Propositional attitudes do not fit easily under any material description. Computers work on a binary system of zeros and ones, but it has no cognitive orientation toward the codes. It computes, but it doesn’t think or experience anything.

Truth: A Materialist Problem

A proposition is an intellectual unit of meaning not reducible to any of its physical manifestations. For the materialist, it seems that truth vanishes without a trace into matter. If so, we must turn a deaf ear to the materialist’s pleas to believe that materialism---or anything else---is itself true.

Love: The Material Acid

If love is nothing but a collection of physical states in those person felling love, the existence of love as a moral ideal vanishes, because ideals are not material states.

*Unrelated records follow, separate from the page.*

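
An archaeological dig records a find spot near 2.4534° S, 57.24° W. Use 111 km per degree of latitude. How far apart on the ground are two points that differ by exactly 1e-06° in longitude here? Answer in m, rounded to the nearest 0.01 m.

1e-06° of longitude at 2.4534° is 1e-06 × 111000 × cos 2.4534° ≈ 1e-06 × 110898 = 0.110898 m.

0.11 m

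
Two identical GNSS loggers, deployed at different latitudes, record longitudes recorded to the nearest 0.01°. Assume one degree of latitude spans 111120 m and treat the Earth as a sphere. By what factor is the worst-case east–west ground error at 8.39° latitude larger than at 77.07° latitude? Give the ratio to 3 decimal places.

Rounding to 2 decimal places leaves the longitude within ±0.005° of the true value.
At 8.39°: 0.005° × 111120 × cos 8.39° = 0.005 × 111120 × 0.9893 ≈ 549.65 m.
Error at 77.07° = 0.005° × 111120 × cos 77.07° ≈ 555.6 × 0.2238 = 124.32 m.
The ratio reduces to cos 8.39° / cos 77.07° = 0.9893/0.2238 ≈ 4.4212.

4.421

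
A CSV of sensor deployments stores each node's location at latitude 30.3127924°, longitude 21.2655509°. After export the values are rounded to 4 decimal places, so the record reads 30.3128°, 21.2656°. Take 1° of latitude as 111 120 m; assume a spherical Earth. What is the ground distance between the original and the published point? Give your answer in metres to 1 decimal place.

The latitude changed by -0.0000076° and the longitude by -0.0000491°.
N–S: -0.0000076° × 111120 m/° = -0.844512 m.
E–W at 30.3128°: -0.0000491° × 111120 × cos 30.3128° = -0.0000491 × 111120 × 0.8633 ≈ -4.71006 m.
Hypotenuse of the two orthogonal shifts: √(0.844512² + 4.71006²) = 4.78518 m.

4.8 metres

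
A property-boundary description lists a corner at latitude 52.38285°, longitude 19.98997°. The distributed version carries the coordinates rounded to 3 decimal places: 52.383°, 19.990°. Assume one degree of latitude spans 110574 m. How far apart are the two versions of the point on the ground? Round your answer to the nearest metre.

Δlat = 52.38285 − 52.383 = -0.00015°; Δlon = 19.98997 − 19.990 = -0.00003°.
North–south shift: -0.00015 × 110574 = -16.5861 m.
East–west at this latitude: -0.00003° × 110574 × cos 52.383° ≈ -0.00003 × 67492.2 = -2.02477 m.
Hypotenuse of the two orthogonal shifts: √(16.5861² + 2.02477²) = 16.7092 m.

17 metres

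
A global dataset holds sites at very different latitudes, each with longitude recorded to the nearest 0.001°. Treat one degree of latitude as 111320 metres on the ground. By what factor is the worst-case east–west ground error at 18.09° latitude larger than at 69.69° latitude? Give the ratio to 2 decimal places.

2.74

Rounding to 3 decimal places leaves the longitude within ±0.0005° of the true value.
At 18.09°: 0.0005° × 111320 × cos 18.09° = 0.0005 × 111320 × 0.9506 ≈ 52.909 m.
At 69.69°: 0.0005° × 111320 × cos 69.69° = 0.0005 × 111320 × 0.3471 ≈ 19.32 m.
Ratio: 52.909 / 19.32 = cos 18.09° / cos 69.69° ≈ 2.7386.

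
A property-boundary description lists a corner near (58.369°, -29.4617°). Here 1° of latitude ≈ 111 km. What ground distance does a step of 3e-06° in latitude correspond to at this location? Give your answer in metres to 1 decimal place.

3e-06° × 111000 m/° = 0.333 m.

0.3 metres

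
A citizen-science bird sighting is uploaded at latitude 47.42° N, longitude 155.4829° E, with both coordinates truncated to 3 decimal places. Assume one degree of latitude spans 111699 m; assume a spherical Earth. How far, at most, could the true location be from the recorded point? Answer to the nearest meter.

135 meters

Truncating at 3 decimal places can drop up to a full unit in the last place, so each coordinate may be off by as much as 0.001°.
N–S: 0.001° × 111699 m/° = 111.699 m.
E–W at 47.42°: 0.001° × 111699 × cos 47.42° = 0.001 × 111699 × 0.6766 ≈ 75.5777 m.
Combining orthogonally: (111.699² + 75.5777²)^½ ≈ 134.865 m.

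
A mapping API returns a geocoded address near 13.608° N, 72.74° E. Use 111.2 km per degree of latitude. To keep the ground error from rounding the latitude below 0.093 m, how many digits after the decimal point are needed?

6 decimal places

One degree of latitude covers 111200 m.
N decimal places → at most half a unit in the last place, 0.5 × 10⁻ᴺ° = 111200/2 × 10⁻ᴺ m.
Setting 55600 × 10⁻ᴺ ≤ 0.093 gives 10ᴺ ≥ 5.978e+05, i.e. N ≥ 5.78.
At 5 places the error can reach 0.556 m, but 6 places keeps it to 0.0556 m.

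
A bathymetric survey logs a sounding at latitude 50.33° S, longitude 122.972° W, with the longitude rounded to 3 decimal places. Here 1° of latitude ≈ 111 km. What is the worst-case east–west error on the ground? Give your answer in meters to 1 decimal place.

Rounding to 3 decimal places leaves the longitude within ±0.0005° of the true value.
At latitude 50.33° a degree of longitude spans 111000 m × cos 50.33° = 111000 × 0.6384 ≈ 70858.5 m.
East–west error: 0.0005° × 70858.5 m/° ≈ 35.4293 m.

35.4 meters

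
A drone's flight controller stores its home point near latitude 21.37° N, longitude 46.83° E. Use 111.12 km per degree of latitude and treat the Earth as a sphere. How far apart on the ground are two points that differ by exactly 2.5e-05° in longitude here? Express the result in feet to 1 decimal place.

At 21.37° a degree of longitude is 111120 × cos 21.37° ≈ 103480 m, so 2.5e-05° corresponds to 2.587 m.
In feet: 2.587 m ÷ 0.3048 ≈ 8.4875 ft.

8.5 feet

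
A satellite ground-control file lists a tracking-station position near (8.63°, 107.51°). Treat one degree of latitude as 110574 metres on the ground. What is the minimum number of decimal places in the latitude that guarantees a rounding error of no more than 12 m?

One degree of latitude covers 110574 m.
Rounding to N decimal places gives at most 0.5 × 10⁻ᴺ degrees of error, i.e. 0.5 × 10⁻ᴺ × 110574 m.
Need 0.5 × 110574 × 10⁻ᴺ ≤ 12 → 10⁻ᴺ ≤ 2.170e-04, so N ≥ 3.66.
So 4 decimal places suffice (5.53 m); 3 would allow up to 55.3 m.

4 decimal places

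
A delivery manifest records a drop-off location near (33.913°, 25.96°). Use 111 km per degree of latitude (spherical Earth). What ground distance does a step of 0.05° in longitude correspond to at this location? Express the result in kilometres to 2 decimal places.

4.61 kilometres

One degree of longitude here spans 111000 × cos 33.913° = 111000 × 0.8299 ≈ 92117.3 m; 0.05° of that is 4605.87 m.
That is 4605.87 m = 4.6059 km.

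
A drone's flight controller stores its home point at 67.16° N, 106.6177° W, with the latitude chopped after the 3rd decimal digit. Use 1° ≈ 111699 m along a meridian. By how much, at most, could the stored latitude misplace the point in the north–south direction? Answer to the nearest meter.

Truncating at 3 decimal places can drop up to a full unit in the last place, so the latitude may be off by as much as 0.001°.
Along the meridian that is 0.001° × 111699 m/° = 111.699 m.

112 meters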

Responding to Objections to Dualism

Materialists aver that while matter may have very curious properties found only in humans, positing a separate soul or mind to explain mental events puts using no better a position to explain consciousness than does invoking the mysteries of materialism. 

So, the materialist says we are on safer ground to say that mental and physical states are equivalent in some way yet to be discovered by science. Brain scientists such as Wilfred Penfield has concluded based on their scientific research that there is more to consciousness than the physical brain.

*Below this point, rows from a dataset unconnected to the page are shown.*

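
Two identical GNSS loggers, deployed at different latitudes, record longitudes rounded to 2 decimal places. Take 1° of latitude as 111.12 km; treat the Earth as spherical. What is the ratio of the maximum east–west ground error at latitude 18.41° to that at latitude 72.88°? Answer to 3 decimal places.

Rounding to 2 decimal places leaves the longitude within ±0.005° of the true value.
Error at 18.41° = 0.005° × 111120 × cos 18.41° ≈ 555.6 × 0.9488 = 527.16 m.
At 72.88°: 0.005° × 111120 × cos 72.88° = 0.005 × 111120 × 0.2944 ≈ 163.55 m.
The ratio reduces to cos 18.41° / cos 72.88° = 0.9488/0.2944 ≈ 3.2232.

3.223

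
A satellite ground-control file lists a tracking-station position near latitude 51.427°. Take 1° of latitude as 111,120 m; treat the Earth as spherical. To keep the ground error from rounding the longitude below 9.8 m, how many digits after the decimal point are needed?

At 51.427° one degree of longitude covers 111120 × cos 51.427° ≈ 111120 × 0.6235 ≈ 69284.6 m.
N decimal places → at most half a unit in the last place, 0.5 × 10⁻ᴺ° = 69284.6/2 × 10⁻ᴺ m.
Need 0.5 × 69284.6 × 10⁻ᴺ ≤ 9.8 → 10⁻ᴺ ≤ 2.829e-04, so N ≥ 3.55.
N = 3 would give 34.6 m (too coarse); N = 4 gives 3.46 m ≤ 9.8 m.

4 decimal places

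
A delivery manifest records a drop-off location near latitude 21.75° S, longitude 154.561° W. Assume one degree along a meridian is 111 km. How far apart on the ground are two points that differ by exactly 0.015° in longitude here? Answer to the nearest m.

1546 m

0.015° of longitude at 21.75° is 0.015 × 111000 × cos 21.75° ≈ 0.015 × 103098 = 1546.47 m.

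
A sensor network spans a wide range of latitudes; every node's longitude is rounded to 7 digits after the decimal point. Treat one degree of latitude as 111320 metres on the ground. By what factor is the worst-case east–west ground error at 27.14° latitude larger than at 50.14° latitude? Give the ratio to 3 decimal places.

1.388

Rounding to 7 decimal places leaves the longitude within ±5e-08° of the true value.
Error at 27.14° = 5e-08° × 111320 × cos 27.14° ≈ 0.005566 × 0.8899 = 0.0049532 m.
At 50.14°: 5e-08° × 111320 × cos 50.14° = 5e-08 × 111320 × 0.6409 ≈ 0.0035673 m.
Ratio: 0.0049532 / 0.0035673 = cos 27.14° / cos 50.14° ≈ 1.3885.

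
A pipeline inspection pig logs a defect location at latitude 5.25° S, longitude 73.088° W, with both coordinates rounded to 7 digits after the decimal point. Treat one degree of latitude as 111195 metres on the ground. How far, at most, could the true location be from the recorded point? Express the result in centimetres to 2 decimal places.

0.78 centimetres

Rounding to 7 decimal places leaves each coordinate within ±5e-08° of the true value.
N–S: 5e-08° × 111195 m/° = 0.00555975 m.
East–west component at 5.25°: 5e-08° × 111195 × cos 5.25° ≈ 5e-08 × 110729 ≈ 0.00553643 m.
Worst case both components are at the extreme and orthogonal: √(0.00555975² + 0.00553643²) ≈ 0.0078462 m.
That is 0.0078462 m = 0.78462 cm.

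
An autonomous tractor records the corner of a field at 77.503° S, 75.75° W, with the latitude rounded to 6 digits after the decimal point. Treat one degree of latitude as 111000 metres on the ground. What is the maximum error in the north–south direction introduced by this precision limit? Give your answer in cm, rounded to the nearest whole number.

6 cm

Rounding to 6 decimal places leaves the latitude within ±5e-07° of the true value.
So the N–S error is at most 5e-07 × 111000 = 0.0555 m.
That is 0.0555 m = 5.55 cm.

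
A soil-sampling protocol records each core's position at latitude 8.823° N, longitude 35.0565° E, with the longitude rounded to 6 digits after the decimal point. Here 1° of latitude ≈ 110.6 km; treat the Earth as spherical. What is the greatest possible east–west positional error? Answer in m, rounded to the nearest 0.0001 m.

0.0546 m

Rounding to 6 decimal places leaves the longitude within ±5e-07° of the true value.
At latitude 8.823° a degree of longitude spans 110600 m × cos 8.823° = 110600 × 0.9882 ≈ 109291 m.
East–west error: 5e-07° × 109291 m/° ≈ 0.0546456 m.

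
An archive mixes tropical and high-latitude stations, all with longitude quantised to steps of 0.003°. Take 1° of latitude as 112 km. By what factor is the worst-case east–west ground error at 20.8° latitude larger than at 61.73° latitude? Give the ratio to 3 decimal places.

With a 0.003° grid the true value lies within half a step, ±0.003°/2 = ±0.0015°, of the stored one.
Error at 20.8° = 0.0015° × 112000 × cos 20.8° ≈ 168 × 0.9348 = 157.05 m.
At 61.73°: 0.0015° × 112000 × cos 61.73° = 0.0015 × 112000 × 0.4736 ≈ 79.569 m.
Ratio: 157.05 / 79.569 = cos 20.8° / cos 61.73° ≈ 1.9738.

1.974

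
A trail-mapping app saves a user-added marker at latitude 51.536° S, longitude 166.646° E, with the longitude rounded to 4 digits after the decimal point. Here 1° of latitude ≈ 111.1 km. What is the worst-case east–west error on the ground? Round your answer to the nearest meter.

3 meters

Rounding to 4 decimal places leaves the longitude within ±5e-05° of the true value.
At latitude 51.536° a degree of longitude spans 111100 m × cos 51.536° = 111100 × 0.6220 ≈ 69106.7 m.
East–west error: 5e-05° × 69106.7 m/° ≈ 3.45534 m.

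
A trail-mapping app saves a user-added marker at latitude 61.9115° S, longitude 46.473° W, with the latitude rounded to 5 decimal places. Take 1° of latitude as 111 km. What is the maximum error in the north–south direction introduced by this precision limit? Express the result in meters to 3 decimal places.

Rounding to 5 decimal places leaves the latitude within ±5e-06° of the true value.
North–south distance: 5e-06° × 111000 m/° = 0.555 m.

0.555 meters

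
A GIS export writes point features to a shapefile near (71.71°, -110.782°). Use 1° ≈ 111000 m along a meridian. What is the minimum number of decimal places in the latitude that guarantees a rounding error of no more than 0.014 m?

One degree of latitude covers 111000 m.
N decimal places → at most half a unit in the last place, 0.5 × 10⁻ᴺ° = 111000/2 × 10⁻ᴺ m.
Setting 55500 × 10⁻ᴺ ≤ 0.014 gives 10ᴺ ≥ 3.964e+06, i.e. N ≥ 6.60.
N = 6 would give 0.0555 m (too coarse); N = 7 gives 0.00555 m ≤ 0.014 m.

7 decimal places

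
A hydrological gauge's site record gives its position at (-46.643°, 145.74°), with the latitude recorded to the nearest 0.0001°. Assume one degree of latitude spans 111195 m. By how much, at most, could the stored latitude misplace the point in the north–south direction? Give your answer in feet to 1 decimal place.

Rounding to 4 decimal places leaves the latitude within ±5e-05° of the true value.
Along the meridian that is 5e-05° × 111195 m/° = 5.55975 m.
Converting: 5.55975 m × 3.2808 ft/m ≈ 18.241 ft.

18.2 feet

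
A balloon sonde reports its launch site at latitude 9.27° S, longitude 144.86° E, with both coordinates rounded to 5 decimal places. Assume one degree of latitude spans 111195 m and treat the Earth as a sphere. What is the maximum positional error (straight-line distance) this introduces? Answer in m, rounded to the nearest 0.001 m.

0.781 m

Rounding to 5 decimal places leaves each coordinate within ±5e-06° of the true value.
N–S: 5e-06° × 111195 m/° = 0.555975 m.
Longitude error → 5e-06 × 111195 × cos 9.27° = 5e-06 × 111195 × 0.9869 ≈ 0.548714 m.
Combining orthogonally: (0.555975² + 0.548714²)^½ ≈ 0.78115 m.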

From Mind to Mindful Maker 

Which worldview best explains dualism?

First, some nontheist, Jean-Paul Sartre says that mind originated from matter without any explanation at all without any design.

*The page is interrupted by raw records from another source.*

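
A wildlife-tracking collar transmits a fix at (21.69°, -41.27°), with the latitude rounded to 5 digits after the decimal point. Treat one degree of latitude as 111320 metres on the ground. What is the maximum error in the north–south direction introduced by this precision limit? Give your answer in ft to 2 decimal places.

Rounding to 5 decimal places leaves the latitude within ±5e-06° of the true value.
North–south distance: 5e-06° × 111320 m/° = 0.5566 m.
In feet: 0.5566 m ÷ 0.3048 ≈ 1.8261 ft.

1.83 ft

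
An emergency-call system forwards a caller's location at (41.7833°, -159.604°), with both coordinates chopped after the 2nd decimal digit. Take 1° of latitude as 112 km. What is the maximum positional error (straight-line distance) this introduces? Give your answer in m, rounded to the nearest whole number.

1397 m

Truncating at 2 decimal places can drop up to a full unit in the last place, so each coordinate may be off by as much as 0.01°.
North–south component: 0.01° × 112000 = 1120 m.
E–W at 41.7833°: 0.01° × 112000 × cos 41.7833° = 0.01 × 112000 × 0.7457 ≈ 835.151 m.
Combining orthogonally: (1120² + 835.151²)^½ ≈ 1397.1 m.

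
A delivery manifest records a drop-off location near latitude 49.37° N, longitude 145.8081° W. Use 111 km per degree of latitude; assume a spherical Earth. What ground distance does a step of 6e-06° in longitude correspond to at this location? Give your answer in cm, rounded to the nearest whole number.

One degree of longitude here spans 111000 × cos 49.37° = 111000 × 0.6512 ≈ 72280.1 m; 6e-06° of that is 0.43368 m.
That is 0.43368 m = 43.368 cm.

43 cm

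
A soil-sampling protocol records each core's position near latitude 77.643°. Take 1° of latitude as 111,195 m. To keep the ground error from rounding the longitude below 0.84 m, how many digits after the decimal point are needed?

5 decimal places

At 77.643° one degree of longitude covers 111195 × cos 77.643° ≈ 111195 × 0.2140 ≈ 23796 m.
Rounding to N decimal places gives at most 0.5 × 10⁻ᴺ degrees of error, i.e. 0.5 × 10⁻ᴺ × 23796 m.
Setting 11898 × 10⁻ᴺ ≤ 0.84 gives 10ᴺ ≥ 1.416e+04, i.e. N ≥ 4.15.
N = 4 would give 1.19 m (too coarse); N = 5 gives 0.119 m ≤ 0.84 m.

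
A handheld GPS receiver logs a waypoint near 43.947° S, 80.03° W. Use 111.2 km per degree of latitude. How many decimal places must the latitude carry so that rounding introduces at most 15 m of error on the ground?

One degree of latitude covers 111200 m.
With N decimal places the half-ulp bound is 0.5·10⁻ᴺ°, or 0.5·10⁻ᴺ × 111200 m on the ground.
Setting 55600 × 10⁻ᴺ ≤ 15 gives 10ᴺ ≥ 3707, i.e. N ≥ 3.57.
So 4 decimal places suffice (5.56 m); 3 would allow up to 55.6 m.

4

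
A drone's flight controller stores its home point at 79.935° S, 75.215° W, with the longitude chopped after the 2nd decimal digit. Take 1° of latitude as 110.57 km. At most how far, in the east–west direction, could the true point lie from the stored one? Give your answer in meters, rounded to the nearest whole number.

193 meters

Truncating at 2 decimal places can drop up to a full unit in the last place, so the longitude may be off by as much as 0.01°.
At latitude 79.935° a degree of longitude spans 110570 m × cos 79.935° = 110570 × 0.1748 ≈ 19323.8 m.
So at most 0.01° × 19323.8 ≈ 193.238 m east–west.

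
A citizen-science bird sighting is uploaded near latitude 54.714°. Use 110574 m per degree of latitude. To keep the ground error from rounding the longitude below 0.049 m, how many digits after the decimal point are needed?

6

At 54.714° one degree of longitude covers 110574 × cos 54.714° ≈ 110574 × 0.5777 ≈ 63874 m.
Rounding to N decimal places gives at most 0.5 × 10⁻ᴺ degrees of error, i.e. 0.5 × 10⁻ᴺ × 63874 m.
Setting 31937 × 10⁻ᴺ ≤ 0.049 gives 10ᴺ ≥ 6.518e+05, i.e. N ≥ 5.81.
At 5 places the error can reach 0.319 m, but 6 places keeps it to 0.0319 m.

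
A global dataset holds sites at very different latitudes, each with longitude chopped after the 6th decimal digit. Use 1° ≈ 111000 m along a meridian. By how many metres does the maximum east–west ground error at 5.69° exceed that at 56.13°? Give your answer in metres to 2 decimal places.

Truncating at 6 decimal places can drop up to a full unit in the last place, so the longitude may be off by as much as 1e-06°.
Error at 5.69° = 1e-06° × 111000 × cos 5.69° ≈ 0.111 × 0.9951 = 0.11045 m.
At 56.13°: 1e-06° × 111000 × cos 56.13° = 1e-06 × 111000 × 0.5573 ≈ 0.061861 m.
Difference: 0.11045 − 0.061861 = 0.048592 m.

0.05 metres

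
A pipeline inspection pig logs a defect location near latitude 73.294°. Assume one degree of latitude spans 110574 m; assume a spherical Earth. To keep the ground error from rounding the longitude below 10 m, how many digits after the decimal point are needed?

At 73.294° one degree of longitude covers 110574 × cos 73.294° ≈ 110574 × 0.2875 ≈ 31785.7 m.
N decimal places → at most half a unit in the last place, 0.5 × 10⁻ᴺ° = 31785.7/2 × 10⁻ᴺ m.
Setting 15892.8 × 10⁻ᴺ ≤ 10 gives 10ᴺ ≥ 1589, i.e. N ≥ 3.20.
At 3 places the error can reach 15.9 m, but 4 places keeps it to 1.59 m.

4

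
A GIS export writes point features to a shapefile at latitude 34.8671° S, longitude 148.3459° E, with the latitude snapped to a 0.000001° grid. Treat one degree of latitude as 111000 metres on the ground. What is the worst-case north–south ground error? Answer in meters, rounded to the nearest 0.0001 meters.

0.0555 meters

With a 0.000001° grid the true value lies within half a step, ±0.000001°/2 = ±5e-07°, of the stored one.
North–south distance: 5e-07° × 111000 m/° = 0.0555 m.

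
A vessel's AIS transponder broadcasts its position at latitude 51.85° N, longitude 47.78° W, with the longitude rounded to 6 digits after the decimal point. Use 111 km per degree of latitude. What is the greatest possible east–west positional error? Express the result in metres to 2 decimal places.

Rounding to 6 decimal places leaves the longitude within ±5e-07° of the true value.
One degree of longitude at 51.85° is 111000 × cos 51.85° ≈ 111000 × 0.6177 = 68567.2 m.
So at most 5e-07° × 68567.2 ≈ 0.0342836 m east–west.

0.03 metres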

Second, other nontheists, argue that mind is latent or intrinsic in matter. When matter becomes complex enough though long periods of unguided evolution, consciousness emerges in the same way that hydrogen and oxygen combine to form water.

But this “does not fit naturally into a Darwinian understanding of our origins.”

Having eliminated the nontheists’ views, we find ourselves before the throne of theism. According to theism an absolute, personal and self-existent Mind (God) is the original and fundamental reality.

Cognition: How Can We Know the World?

It is a transcendental existence of God as the rational source of reason.

Materialism and Reason

Materialism is a mindless, matter-first worldview. The evolutionist says that rationality came by a “strange provocative contingent accident of natural selection.” Nietzsche’s answer: How did rationality arrive in the world? Irrationally, as might be expected: by a chance accident (Thoughts on the Prejudices of Morality, p. 125).

The conclusion of evolutionists is that man cannot know truth. Richard Rorty: The idea that one species of organism is, unlike all the others, oriented not just toward its own increased prosperity but toward Truth, is as unDarwinian as the idea that every human being has a built-in moral compass---a conscience that swings free of both social history and individual luck (Untruth and Consequences, p. 36).

Pantheism and Reason

Pantheism is the worldview promotes the idea of a Universal Mind which is not personal which did not design the universe because it is not a person. Also, all are part of the infinite mind and therefore there is no finite and material world to know.

The Christian Answer

Christianity provides the justification for our rational abilities through the doctrines of God, creation, and humanity. This chapter has argued that neither consciousness nor reason can be explained by materialism or pantheism. But Christian theism gives us an adequate explanation for our very selves.